Título: A âncora dos alimentos
Autor: Almeida, Cássia
Fonte: O Globo, 06/09/2008, Economia, p. 27

Adona-de-casa Felicidade Perpétua Brandão já percebeu no seu carrinho de compras os preços mais baixos de vários alimentos que apareceram no Índice de Preços ao Consumidor Amplo (IPCA), divulgado ontem pelo IBGE. A taxa de inflação que orienta o sistema de metas do governo caiu à metade - de 0,53% em julho para 0,28% em agosto - justamente puxada pela queda de preços dos alimentos de 0,18%, fenômeno que não acontecia desde junho de 2006, quando a queda chegou a 0,61%. Foi o menor IPCA desde setembro de 2007. No ano, a inflação medida pelo IBGE acumulou alta de 4,48%, ainda dentro do centro da meta, de 4,5%. No acumulado dos últimos 12 meses, o índice teve o primeiro recuo no ano, caindo de 6,37% em julho para 6,17% no mês passado.
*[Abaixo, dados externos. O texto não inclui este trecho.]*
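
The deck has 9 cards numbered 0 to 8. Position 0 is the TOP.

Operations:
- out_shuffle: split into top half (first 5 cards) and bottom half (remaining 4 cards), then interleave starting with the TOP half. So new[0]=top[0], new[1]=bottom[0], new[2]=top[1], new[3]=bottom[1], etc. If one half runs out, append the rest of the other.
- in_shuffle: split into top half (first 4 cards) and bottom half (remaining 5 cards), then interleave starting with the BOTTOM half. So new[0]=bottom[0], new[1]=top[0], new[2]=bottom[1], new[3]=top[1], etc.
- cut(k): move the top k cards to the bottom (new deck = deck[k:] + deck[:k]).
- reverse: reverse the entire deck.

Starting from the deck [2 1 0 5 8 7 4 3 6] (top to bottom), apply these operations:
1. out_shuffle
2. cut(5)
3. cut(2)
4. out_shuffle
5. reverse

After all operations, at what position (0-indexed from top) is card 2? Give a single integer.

Answer: 4

Derivation:
After op 1 (out_shuffle): [2 7 1 4 0 3 5 6 8]
After op 2 (cut(5)): [3 5 6 8 2 7 1 4 0]
After op 3 (cut(2)): [6 8 2 7 1 4 0 3 5]
After op 4 (out_shuffle): [6 4 8 0 2 3 7 5 1]
After op 5 (reverse): [1 5 7 3 2 0 8 4 6]
Card 2 is at position 4.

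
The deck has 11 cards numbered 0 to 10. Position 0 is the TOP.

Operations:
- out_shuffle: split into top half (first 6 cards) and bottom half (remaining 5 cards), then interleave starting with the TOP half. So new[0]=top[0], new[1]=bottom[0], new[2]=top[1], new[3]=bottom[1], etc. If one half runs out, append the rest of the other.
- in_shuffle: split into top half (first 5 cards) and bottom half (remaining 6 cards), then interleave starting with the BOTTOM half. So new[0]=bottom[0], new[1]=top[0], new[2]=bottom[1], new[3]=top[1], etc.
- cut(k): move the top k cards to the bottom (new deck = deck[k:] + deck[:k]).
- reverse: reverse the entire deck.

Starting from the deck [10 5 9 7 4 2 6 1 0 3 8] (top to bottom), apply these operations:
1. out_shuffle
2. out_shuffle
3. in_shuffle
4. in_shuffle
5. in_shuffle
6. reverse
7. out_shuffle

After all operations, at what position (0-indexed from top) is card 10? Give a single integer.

Answer: 6

Derivation:
After op 1 (out_shuffle): [10 6 5 1 9 0 7 3 4 8 2]
After op 2 (out_shuffle): [10 7 6 3 5 4 1 8 9 2 0]
After op 3 (in_shuffle): [4 10 1 7 8 6 9 3 2 5 0]
After op 4 (in_shuffle): [6 4 9 10 3 1 2 7 5 8 0]
After op 5 (in_shuffle): [1 6 2 4 7 9 5 10 8 3 0]
After op 6 (reverse): [0 3 8 10 5 9 7 4 2 6 1]
After op 7 (out_shuffle): [0 7 3 4 8 2 10 6 5 1 9]
Card 10 is at position 6.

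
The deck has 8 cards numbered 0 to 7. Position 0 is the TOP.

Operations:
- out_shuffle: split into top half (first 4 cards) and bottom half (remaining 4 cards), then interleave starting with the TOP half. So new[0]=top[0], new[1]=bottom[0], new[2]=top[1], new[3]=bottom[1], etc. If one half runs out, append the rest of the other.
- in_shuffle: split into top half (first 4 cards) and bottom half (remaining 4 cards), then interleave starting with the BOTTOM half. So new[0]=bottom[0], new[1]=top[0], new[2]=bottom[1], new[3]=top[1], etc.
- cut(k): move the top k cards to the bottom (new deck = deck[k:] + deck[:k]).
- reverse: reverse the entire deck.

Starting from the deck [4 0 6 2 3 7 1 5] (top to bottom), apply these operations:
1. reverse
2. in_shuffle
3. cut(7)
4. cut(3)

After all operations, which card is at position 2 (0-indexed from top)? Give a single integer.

After op 1 (reverse): [5 1 7 3 2 6 0 4]
After op 2 (in_shuffle): [2 5 6 1 0 7 4 3]
After op 3 (cut(7)): [3 2 5 6 1 0 7 4]
After op 4 (cut(3)): [6 1 0 7 4 3 2 5]
Position 2: card 0.

Answer: 0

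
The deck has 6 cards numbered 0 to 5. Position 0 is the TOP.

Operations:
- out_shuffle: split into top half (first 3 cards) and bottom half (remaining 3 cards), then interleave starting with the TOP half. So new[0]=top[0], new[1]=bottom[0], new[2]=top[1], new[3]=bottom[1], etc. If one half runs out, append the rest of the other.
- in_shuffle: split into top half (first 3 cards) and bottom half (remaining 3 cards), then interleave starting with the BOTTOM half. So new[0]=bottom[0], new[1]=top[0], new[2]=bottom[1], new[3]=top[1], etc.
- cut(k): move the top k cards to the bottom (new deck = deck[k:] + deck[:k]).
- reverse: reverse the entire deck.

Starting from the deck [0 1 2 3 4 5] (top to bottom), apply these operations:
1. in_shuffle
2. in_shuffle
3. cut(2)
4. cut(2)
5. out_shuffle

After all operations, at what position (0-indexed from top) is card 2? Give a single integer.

Answer: 0

Derivation:
After op 1 (in_shuffle): [3 0 4 1 5 2]
After op 2 (in_shuffle): [1 3 5 0 2 4]
After op 3 (cut(2)): [5 0 2 4 1 3]
After op 4 (cut(2)): [2 4 1 3 5 0]
After op 5 (out_shuffle): [2 3 4 5 1 0]
Card 2 is at position 0.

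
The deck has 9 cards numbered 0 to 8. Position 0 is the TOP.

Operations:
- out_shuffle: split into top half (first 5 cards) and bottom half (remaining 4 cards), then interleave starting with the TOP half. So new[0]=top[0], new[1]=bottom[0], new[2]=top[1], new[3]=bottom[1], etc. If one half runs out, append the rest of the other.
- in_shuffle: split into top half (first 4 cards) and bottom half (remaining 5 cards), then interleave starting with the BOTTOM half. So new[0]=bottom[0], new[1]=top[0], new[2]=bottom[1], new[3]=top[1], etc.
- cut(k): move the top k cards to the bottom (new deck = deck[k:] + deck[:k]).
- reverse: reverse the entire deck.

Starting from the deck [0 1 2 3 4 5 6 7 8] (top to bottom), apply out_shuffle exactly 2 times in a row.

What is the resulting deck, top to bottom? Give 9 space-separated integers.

Answer: 0 7 5 3 1 8 6 4 2

Derivation:
After op 1 (out_shuffle): [0 5 1 6 2 7 3 8 4]
After op 2 (out_shuffle): [0 7 5 3 1 8 6 4 2]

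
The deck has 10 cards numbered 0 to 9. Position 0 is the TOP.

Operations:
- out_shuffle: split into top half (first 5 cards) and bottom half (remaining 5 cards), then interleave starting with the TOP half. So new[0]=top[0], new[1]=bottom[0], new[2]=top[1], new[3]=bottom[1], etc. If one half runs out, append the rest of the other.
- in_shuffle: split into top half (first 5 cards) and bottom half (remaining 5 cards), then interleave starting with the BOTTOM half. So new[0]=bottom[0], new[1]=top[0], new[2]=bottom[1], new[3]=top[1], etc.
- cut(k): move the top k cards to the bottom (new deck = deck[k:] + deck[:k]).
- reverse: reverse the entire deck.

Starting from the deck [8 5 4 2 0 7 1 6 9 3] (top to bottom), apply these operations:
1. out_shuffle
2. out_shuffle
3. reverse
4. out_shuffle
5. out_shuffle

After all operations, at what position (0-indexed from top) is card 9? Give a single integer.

After op 1 (out_shuffle): [8 7 5 1 4 6 2 9 0 3]
After op 2 (out_shuffle): [8 6 7 2 5 9 1 0 4 3]
After op 3 (reverse): [3 4 0 1 9 5 2 7 6 8]
After op 4 (out_shuffle): [3 5 4 2 0 7 1 6 9 8]
After op 5 (out_shuffle): [3 7 5 1 4 6 2 9 0 8]
Card 9 is at position 7.

Answer: 7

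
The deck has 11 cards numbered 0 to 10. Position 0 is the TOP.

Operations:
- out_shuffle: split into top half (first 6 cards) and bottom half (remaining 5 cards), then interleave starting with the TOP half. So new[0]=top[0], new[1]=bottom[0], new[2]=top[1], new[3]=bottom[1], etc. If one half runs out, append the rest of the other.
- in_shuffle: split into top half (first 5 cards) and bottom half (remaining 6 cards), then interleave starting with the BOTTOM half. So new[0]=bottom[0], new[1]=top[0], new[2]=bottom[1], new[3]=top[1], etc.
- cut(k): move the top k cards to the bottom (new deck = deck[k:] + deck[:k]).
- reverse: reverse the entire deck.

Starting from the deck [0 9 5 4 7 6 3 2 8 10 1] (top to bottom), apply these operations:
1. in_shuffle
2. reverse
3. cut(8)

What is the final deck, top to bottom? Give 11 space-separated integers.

After op 1 (in_shuffle): [6 0 3 9 2 5 8 4 10 7 1]
After op 2 (reverse): [1 7 10 4 8 5 2 9 3 0 6]
After op 3 (cut(8)): [3 0 6 1 7 10 4 8 5 2 9]

Answer: 3 0 6 1 7 10 4 8 5 2 9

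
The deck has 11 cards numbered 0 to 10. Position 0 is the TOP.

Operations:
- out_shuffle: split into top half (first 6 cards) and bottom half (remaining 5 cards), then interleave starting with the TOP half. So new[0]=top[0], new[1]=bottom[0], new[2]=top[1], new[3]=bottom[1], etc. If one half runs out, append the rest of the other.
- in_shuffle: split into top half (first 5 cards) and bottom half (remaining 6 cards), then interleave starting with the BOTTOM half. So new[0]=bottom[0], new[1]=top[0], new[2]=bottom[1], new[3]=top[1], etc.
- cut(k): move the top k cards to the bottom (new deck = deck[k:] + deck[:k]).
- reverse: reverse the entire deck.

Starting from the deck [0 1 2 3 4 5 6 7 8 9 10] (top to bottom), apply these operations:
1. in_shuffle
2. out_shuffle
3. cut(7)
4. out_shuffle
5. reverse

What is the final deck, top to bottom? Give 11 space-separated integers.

Answer: 8 1 5 9 2 6 10 3 7 0 4

Derivation:
After op 1 (in_shuffle): [5 0 6 1 7 2 8 3 9 4 10]
After op 2 (out_shuffle): [5 8 0 3 6 9 1 4 7 10 2]
After op 3 (cut(7)): [4 7 10 2 5 8 0 3 6 9 1]
After op 4 (out_shuffle): [4 0 7 3 10 6 2 9 5 1 8]
After op 5 (reverse): [8 1 5 9 2 6 10 3 7 0 4]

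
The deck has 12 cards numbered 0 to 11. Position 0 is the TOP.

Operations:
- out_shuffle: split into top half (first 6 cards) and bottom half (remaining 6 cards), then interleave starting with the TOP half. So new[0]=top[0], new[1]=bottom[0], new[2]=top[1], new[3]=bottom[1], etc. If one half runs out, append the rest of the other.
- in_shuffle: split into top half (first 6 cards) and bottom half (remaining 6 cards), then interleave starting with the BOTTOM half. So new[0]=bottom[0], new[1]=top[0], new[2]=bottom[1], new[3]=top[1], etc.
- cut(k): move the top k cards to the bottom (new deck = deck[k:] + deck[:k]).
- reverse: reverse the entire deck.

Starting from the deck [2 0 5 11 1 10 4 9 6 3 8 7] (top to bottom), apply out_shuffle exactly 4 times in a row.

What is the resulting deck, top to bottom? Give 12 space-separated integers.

Answer: 2 3 9 10 11 0 8 6 4 1 5 7

Derivation:
After op 1 (out_shuffle): [2 4 0 9 5 6 11 3 1 8 10 7]
After op 2 (out_shuffle): [2 11 4 3 0 1 9 8 5 10 6 7]
After op 3 (out_shuffle): [2 9 11 8 4 5 3 10 0 6 1 7]
After op 4 (out_shuffle): [2 3 9 10 11 0 8 6 4 1 5 7]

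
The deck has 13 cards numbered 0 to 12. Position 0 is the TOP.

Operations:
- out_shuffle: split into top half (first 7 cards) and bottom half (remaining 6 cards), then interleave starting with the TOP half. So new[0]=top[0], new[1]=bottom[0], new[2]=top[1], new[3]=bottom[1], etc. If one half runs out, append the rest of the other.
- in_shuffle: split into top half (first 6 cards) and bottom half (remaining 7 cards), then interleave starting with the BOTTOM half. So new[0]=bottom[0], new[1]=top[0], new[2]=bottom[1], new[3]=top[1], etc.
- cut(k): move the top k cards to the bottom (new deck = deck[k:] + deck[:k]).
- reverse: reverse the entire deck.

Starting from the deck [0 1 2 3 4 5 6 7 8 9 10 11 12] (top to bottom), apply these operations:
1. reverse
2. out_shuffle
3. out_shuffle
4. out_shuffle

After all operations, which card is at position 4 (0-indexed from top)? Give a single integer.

Answer: 5

Derivation:
After op 1 (reverse): [12 11 10 9 8 7 6 5 4 3 2 1 0]
After op 2 (out_shuffle): [12 5 11 4 10 3 9 2 8 1 7 0 6]
After op 3 (out_shuffle): [12 2 5 8 11 1 4 7 10 0 3 6 9]
After op 4 (out_shuffle): [12 7 2 10 5 0 8 3 11 6 1 9 4]
Position 4: card 5.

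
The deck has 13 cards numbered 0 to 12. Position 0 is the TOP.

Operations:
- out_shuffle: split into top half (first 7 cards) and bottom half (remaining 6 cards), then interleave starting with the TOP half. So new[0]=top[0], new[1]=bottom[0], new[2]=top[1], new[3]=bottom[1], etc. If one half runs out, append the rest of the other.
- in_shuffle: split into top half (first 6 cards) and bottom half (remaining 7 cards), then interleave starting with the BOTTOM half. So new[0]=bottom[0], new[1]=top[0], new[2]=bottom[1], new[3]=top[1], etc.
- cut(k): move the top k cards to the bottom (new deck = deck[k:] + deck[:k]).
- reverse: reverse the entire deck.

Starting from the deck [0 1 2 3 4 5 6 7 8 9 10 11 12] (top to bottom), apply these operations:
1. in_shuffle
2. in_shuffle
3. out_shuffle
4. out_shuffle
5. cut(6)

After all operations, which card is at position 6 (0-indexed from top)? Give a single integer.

Answer: 0

Derivation:
After op 1 (in_shuffle): [6 0 7 1 8 2 9 3 10 4 11 5 12]
After op 2 (in_shuffle): [9 6 3 0 10 7 4 1 11 8 5 2 12]
After op 3 (out_shuffle): [9 1 6 11 3 8 0 5 10 2 7 12 4]
After op 4 (out_shuffle): [9 5 1 10 6 2 11 7 3 12 8 4 0]
After op 5 (cut(6)): [11 7 3 12 8 4 0 9 5 1 10 6 2]
Position 6: card 0.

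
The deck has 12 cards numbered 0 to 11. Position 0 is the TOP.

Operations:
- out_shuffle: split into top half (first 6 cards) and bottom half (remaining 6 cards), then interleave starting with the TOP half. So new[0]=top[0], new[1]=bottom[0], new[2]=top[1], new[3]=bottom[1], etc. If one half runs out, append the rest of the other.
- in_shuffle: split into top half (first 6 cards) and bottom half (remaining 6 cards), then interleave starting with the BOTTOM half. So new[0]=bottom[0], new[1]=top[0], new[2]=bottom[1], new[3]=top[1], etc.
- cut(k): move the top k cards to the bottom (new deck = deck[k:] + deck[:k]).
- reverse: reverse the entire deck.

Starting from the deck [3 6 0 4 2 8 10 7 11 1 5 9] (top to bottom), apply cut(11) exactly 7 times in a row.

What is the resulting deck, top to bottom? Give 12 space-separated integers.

Answer: 8 10 7 11 1 5 9 3 6 0 4 2

Derivation:
After op 1 (cut(11)): [9 3 6 0 4 2 8 10 7 11 1 5]
After op 2 (cut(11)): [5 9 3 6 0 4 2 8 10 7 11 1]
After op 3 (cut(11)): [1 5 9 3 6 0 4 2 8 10 7 11]
After op 4 (cut(11)): [11 1 5 9 3 6 0 4 2 8 10 7]
After op 5 (cut(11)): [7 11 1 5 9 3 6 0 4 2 8 10]
After op 6 (cut(11)): [10 7 11 1 5 9 3 6 0 4 2 8]
After op 7 (cut(11)): [8 10 7 11 1 5 9 3 6 0 4 2]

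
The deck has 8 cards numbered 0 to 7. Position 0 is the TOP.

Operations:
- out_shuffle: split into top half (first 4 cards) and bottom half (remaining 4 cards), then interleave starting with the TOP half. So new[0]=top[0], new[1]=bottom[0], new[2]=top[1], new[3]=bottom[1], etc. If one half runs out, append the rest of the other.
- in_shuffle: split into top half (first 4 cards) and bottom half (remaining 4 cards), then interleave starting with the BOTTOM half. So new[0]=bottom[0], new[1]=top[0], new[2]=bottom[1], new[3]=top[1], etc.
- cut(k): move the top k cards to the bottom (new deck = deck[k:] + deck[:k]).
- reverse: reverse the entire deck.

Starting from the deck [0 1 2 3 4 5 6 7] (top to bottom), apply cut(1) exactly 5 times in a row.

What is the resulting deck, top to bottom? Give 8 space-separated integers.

Answer: 5 6 7 0 1 2 3 4

Derivation:
After op 1 (cut(1)): [1 2 3 4 5 6 7 0]
After op 2 (cut(1)): [2 3 4 5 6 7 0 1]
After op 3 (cut(1)): [3 4 5 6 7 0 1 2]
After op 4 (cut(1)): [4 5 6 7 0 1 2 3]
After op 5 (cut(1)): [5 6 7 0 1 2 3 4]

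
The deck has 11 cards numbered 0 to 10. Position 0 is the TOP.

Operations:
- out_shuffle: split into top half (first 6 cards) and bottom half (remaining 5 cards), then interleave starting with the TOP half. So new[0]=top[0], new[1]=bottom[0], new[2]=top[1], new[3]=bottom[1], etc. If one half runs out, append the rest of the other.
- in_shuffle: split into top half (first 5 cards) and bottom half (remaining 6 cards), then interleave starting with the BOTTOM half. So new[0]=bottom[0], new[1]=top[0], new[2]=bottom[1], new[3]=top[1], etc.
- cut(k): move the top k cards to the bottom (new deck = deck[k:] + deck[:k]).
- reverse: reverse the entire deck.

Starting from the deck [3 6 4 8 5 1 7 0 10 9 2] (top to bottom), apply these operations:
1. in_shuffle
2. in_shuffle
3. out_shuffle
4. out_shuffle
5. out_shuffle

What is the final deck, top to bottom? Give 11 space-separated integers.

Answer: 4 6 3 2 9 10 0 7 1 5 8

Derivation:
After op 1 (in_shuffle): [1 3 7 6 0 4 10 8 9 5 2]
After op 2 (in_shuffle): [4 1 10 3 8 7 9 6 5 0 2]
After op 3 (out_shuffle): [4 9 1 6 10 5 3 0 8 2 7]
After op 4 (out_shuffle): [4 3 9 0 1 8 6 2 10 7 5]
After op 5 (out_shuffle): [4 6 3 2 9 10 0 7 1 5 8]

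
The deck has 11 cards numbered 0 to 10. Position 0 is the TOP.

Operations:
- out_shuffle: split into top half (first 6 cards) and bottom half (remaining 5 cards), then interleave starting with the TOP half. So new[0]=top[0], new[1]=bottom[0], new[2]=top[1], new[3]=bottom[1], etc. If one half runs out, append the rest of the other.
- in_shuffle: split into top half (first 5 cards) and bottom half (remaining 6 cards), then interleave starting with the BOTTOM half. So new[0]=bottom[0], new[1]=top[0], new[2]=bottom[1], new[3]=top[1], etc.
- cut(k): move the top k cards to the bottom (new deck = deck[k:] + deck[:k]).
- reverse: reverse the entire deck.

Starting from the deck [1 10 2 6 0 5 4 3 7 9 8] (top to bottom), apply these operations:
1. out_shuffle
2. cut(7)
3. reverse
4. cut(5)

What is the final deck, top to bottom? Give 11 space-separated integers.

Answer: 4 1 5 8 0 9 6 7 2 3 10

Derivation:
After op 1 (out_shuffle): [1 4 10 3 2 7 6 9 0 8 5]
After op 2 (cut(7)): [9 0 8 5 1 4 10 3 2 7 6]
After op 3 (reverse): [6 7 2 3 10 4 1 5 8 0 9]
After op 4 (cut(5)): [4 1 5 8 0 9 6 7 2 3 10]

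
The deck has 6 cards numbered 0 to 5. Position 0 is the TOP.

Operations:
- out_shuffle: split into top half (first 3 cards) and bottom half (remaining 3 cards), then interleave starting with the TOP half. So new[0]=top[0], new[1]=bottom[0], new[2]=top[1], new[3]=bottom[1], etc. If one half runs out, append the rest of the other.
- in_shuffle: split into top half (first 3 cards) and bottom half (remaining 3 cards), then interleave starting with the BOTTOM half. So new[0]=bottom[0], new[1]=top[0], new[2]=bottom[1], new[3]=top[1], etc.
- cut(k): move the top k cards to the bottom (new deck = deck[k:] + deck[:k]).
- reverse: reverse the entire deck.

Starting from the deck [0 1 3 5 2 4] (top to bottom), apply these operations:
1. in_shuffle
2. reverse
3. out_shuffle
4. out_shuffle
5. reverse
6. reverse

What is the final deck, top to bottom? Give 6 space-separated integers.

After op 1 (in_shuffle): [5 0 2 1 4 3]
After op 2 (reverse): [3 4 1 2 0 5]
After op 3 (out_shuffle): [3 2 4 0 1 5]
After op 4 (out_shuffle): [3 0 2 1 4 5]
After op 5 (reverse): [5 4 1 2 0 3]
After op 6 (reverse): [3 0 2 1 4 5]

Answer: 3 0 2 1 4 5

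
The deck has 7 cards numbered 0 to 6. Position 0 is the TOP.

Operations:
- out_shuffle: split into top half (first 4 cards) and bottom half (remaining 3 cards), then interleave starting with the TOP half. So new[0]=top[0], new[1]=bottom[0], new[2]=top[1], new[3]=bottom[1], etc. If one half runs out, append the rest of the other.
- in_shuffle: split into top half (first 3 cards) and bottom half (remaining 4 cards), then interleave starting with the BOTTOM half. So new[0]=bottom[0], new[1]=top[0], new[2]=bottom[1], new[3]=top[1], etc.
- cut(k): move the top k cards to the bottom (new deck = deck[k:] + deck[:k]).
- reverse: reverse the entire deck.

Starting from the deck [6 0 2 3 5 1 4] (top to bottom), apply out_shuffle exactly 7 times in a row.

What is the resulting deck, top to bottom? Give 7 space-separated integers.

Answer: 6 5 0 1 2 4 3

Derivation:
After op 1 (out_shuffle): [6 5 0 1 2 4 3]
After op 2 (out_shuffle): [6 2 5 4 0 3 1]
After op 3 (out_shuffle): [6 0 2 3 5 1 4]
After op 4 (out_shuffle): [6 5 0 1 2 4 3]
After op 5 (out_shuffle): [6 2 5 4 0 3 1]
After op 6 (out_shuffle): [6 0 2 3 5 1 4]
After op 7 (out_shuffle): [6 5 0 1 2 4 3]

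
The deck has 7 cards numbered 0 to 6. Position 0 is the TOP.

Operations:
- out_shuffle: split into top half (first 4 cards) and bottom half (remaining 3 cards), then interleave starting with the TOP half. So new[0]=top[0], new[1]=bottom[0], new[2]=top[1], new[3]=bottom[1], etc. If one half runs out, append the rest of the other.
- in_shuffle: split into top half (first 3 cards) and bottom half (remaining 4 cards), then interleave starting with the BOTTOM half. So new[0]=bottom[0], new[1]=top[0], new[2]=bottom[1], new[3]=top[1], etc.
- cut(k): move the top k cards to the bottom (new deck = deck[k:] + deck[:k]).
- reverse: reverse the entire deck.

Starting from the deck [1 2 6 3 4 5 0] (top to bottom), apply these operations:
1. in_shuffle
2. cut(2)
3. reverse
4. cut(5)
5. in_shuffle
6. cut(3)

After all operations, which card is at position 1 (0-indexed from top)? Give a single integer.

Answer: 6

Derivation:
After op 1 (in_shuffle): [3 1 4 2 5 6 0]
After op 2 (cut(2)): [4 2 5 6 0 3 1]
After op 3 (reverse): [1 3 0 6 5 2 4]
After op 4 (cut(5)): [2 4 1 3 0 6 5]
After op 5 (in_shuffle): [3 2 0 4 6 1 5]
After op 6 (cut(3)): [4 6 1 5 3 2 0]
Position 1: card 6.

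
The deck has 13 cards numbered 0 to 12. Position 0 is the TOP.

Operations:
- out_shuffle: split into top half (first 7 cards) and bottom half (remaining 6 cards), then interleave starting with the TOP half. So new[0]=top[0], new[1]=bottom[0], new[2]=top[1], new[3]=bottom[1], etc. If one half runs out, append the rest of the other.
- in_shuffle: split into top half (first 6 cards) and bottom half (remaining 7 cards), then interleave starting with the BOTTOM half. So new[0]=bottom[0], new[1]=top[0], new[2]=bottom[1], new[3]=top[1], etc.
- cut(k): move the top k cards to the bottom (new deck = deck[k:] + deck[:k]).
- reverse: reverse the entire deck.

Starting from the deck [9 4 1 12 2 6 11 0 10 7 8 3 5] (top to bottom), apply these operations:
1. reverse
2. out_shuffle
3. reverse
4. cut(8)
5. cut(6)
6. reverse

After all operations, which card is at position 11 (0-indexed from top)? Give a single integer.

Answer: 0

Derivation:
After op 1 (reverse): [5 3 8 7 10 0 11 6 2 12 1 4 9]
After op 2 (out_shuffle): [5 6 3 2 8 12 7 1 10 4 0 9 11]
After op 3 (reverse): [11 9 0 4 10 1 7 12 8 2 3 6 5]
After op 4 (cut(8)): [8 2 3 6 5 11 9 0 4 10 1 7 12]
After op 5 (cut(6)): [9 0 4 10 1 7 12 8 2 3 6 5 11]
After op 6 (reverse): [11 5 6 3 2 8 12 7 1 10 4 0 9]
Position 11: card 0.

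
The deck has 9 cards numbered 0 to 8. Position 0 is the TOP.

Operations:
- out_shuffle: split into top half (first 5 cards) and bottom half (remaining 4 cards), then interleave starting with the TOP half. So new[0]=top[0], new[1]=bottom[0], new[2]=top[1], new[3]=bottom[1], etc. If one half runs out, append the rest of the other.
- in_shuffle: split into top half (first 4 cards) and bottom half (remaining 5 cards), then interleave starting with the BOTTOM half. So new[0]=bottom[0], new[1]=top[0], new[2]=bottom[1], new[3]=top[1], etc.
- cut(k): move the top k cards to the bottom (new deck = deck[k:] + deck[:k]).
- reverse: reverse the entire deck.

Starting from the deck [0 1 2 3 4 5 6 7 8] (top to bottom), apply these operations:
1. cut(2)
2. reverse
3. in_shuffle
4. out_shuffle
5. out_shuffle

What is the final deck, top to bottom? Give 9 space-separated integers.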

Se o ano acabasse em agosto, o teto da banda fixada de 6,5% não teria sido ultrapassado.

- O fator determinante para a inflação mais baixa foi a queda nos preços dos alimentos. As cotações internacionais de vários itens acabaram influenciando os preços domésticos, o que, junto com a boa safra agrícola, ajudou a derrubar a inflação. Houve queda generalizada - explicou Irene Maria Machado, gerente de pesquisa da Coordenação de Índice de Preços do IBGE.

Descontando as variações da comida fora de casa, os alimentos ficaram 0,64% mais baratos. Felicidade percebeu que caíram os preços de feijão, arroz, batata e tomate, mas reclama da alta dos últimos meses, que deixaram a comida muito cara.

- Os hortifruti em geral ficaram mais baratos. Outros produtos como arroz, que custava R$2,70 o quilo, baixou para R$2,50. Mas a carne e o leite continuam muito caros. Gastava R$50 por semana, agora cheguei a gastar o dobro.

Para o economista-chefe da Corretora Concórdia, Elson Teles, outro fator ajudou a conter os preços dos alimentos: a própria inflação.

- Quando os preços sobem muito, os consumidores ficam mais seletivos, cortam itens, trocam por marcas mais baratas. A demanda de tubérculos caiu muito.

BC deverá manter aumento de juros

No índice de agosto, os sinais trocaram. A alimentação, vilã da inflação este ano, deu lugar aos preços administrados. O telefone fixo, que teve reajuste autorizado pelo governo de 3% em 23 de julho, apareceu no IPCA de agosto com alta de 2,27%. A energia elétrica também ganhou espaço: alta de 1,03%. Mesmo assim, houve alívio nas contas de telefone móvel. Com mais peso no orçamento doméstico, tiveram queda de 2,54%.

- Isso segurou a inflação dos administrados, junto com a redução no preço dos remédios de 0,41% - disse Teles.

O cenário da inflação bem melhor que o de meses atrás não fará o Banco Central (BC) reduzir o ritmo de alta da Taxa Selic, atualmente em 13%. Na próxima reunião, na semana que vem, o mercado prevê alta de mais 0,75 ponto percentual na taxa.

- Ainda há muitas incertezas, principalmente no cenário internacional. O problema está nos preços livres. Estão em processo de alta, como os duráveis. No mesmo mês do ano passado, os preços desse grupo tinham caído 1%. Agora subiram o mesmo percentual. O aço subiu muito - afirmou o economista da Concórdia.

Teles estima que a Taxa Selic, que vem subindo desde abril, alcance 14,75% em dezembro. Na opinião do diretor do Instituto de Economia da UFRJ, João Saboia, o avanço nos juros era desnecessário e o IPCA de agosto mostrou isso:

- A aceleração da inflação na primeira metade do ano foi puxada pelo preço das commodities agrícolas. Com a queda dos preços dos alimentos, o IPCA caminhará lentamente para o centro da meta independentemente de qualquer alta de juro. A demanda permanece no mesmo nível de 2007 e a economia tem todas as condições de continuar crescendo a taxas próximas de 5% ao ano sem maiores pressões inflacionárias.

Para os mais pobres, preços caem mais

Para setembro, economistas esperam alimentação mais barata ou estável. E o estouro da meta de inflação virou coisa do passado.

- O cenário melhorou bastante. Mais de 80% do mercado prevêem que a inflação ficará abaixo de 6,5%. Isso melhora também a trajetória para 2009 - disse Teles.

Com a alimentação em queda, o INPC, que mede os preços para famílias com ganhos até seis salários mínimos, subiu menos em agosto: 0,21%. Em julho, fora de 0,58%.